The brewery said it had received complaints from "some customers in London" over the display of the shahada (a declaration of faith) in a place where alcohol was sold.
In response the NSS wrote to Greene King and Mitchells and Butlers, which also instructed its pubs to take down the flag a few days later.
Greene King has now replied to say the brewery's intention was "to celebrate the World Cup and not to offend anybody".
"Our decision to remove the Saudi Arabia flag was made following feedback from customers that it was offensive for the Saudi Arabia flag to be displayed at a venue where alcohol was served.
"We took this decision to avert any further offence being caused and believe it was the correct decision.
"It is not our place to pass comment on any nation or wider religious discussions and debates. Everyone is welcome at Greene King and our customers are as diverse as our 40,000 colleagues.
"We are looking to celebrate the World Cup and as a customer-facing business we responded when we received customer feedback that pointed out facts of which we were not previously aware.
"We continue to celebrate the World Cup and the international spirit it demonstrates."
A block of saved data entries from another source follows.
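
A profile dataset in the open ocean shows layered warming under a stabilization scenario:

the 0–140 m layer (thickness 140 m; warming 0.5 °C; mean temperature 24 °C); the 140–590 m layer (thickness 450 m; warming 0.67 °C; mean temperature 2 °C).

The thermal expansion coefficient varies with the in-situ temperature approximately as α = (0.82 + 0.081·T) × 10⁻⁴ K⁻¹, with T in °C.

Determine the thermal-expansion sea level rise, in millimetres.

49.0 mm of thermosteric rise

Layer 1: α = (0.82 + 0.081×24)×10⁻⁴ = 2.764×10⁻⁴ K⁻¹
Layer 2: α = (0.82 + 0.081×2)×10⁻⁴ = 0.982×10⁻⁴ K⁻¹
2.764×10⁻⁴ × 0.5 × 140 = 0.019348 m
140–590 m: 450 × 0.67 × 0.982×10⁻⁴ = 0.0296073 m
Δh = 0.019348 + 0.0296073 = 0.0489553 m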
Mitchells & Butlers has yet to reply to the NSS. Earlier this month it said on Twitter that it had removed the flag "as it is inappropriate to display where alcohol is being sold".
NSS chief executive Stephen Evans called the breweries' decision "spineless" and Greene King's explanation "contradictory".
"The breweries have given some of the most zealous religious believers a veto over the use of a flag.
"Greene King has said it is not its place to pass comment on religious debates. This is a remarkable statement because that was exactly what it did. It chose to remove one of the 32 competing nations' flags and justified its decision by pontificating about what may or may not be appropriate within Islamic tradition.
"Our society will be in trouble if companies make it the norm to acquiesce to unreasonable demands like this. If we don't defend free expression, we lose it – and we all have a stake in making sure that doesn't happen."
Greene King owns more than 3,100 pubs in England, Wales and Scotland. Mitchells & Butlers operates more than 1,700 pubs and restaurants across the UK.
Last month a German brewery, Eichbaum, withdrew a marketing campaign featuring the World Cup participants' flags on beer bottle caps after complaints that the Saudi flag should not appear on beer bottles.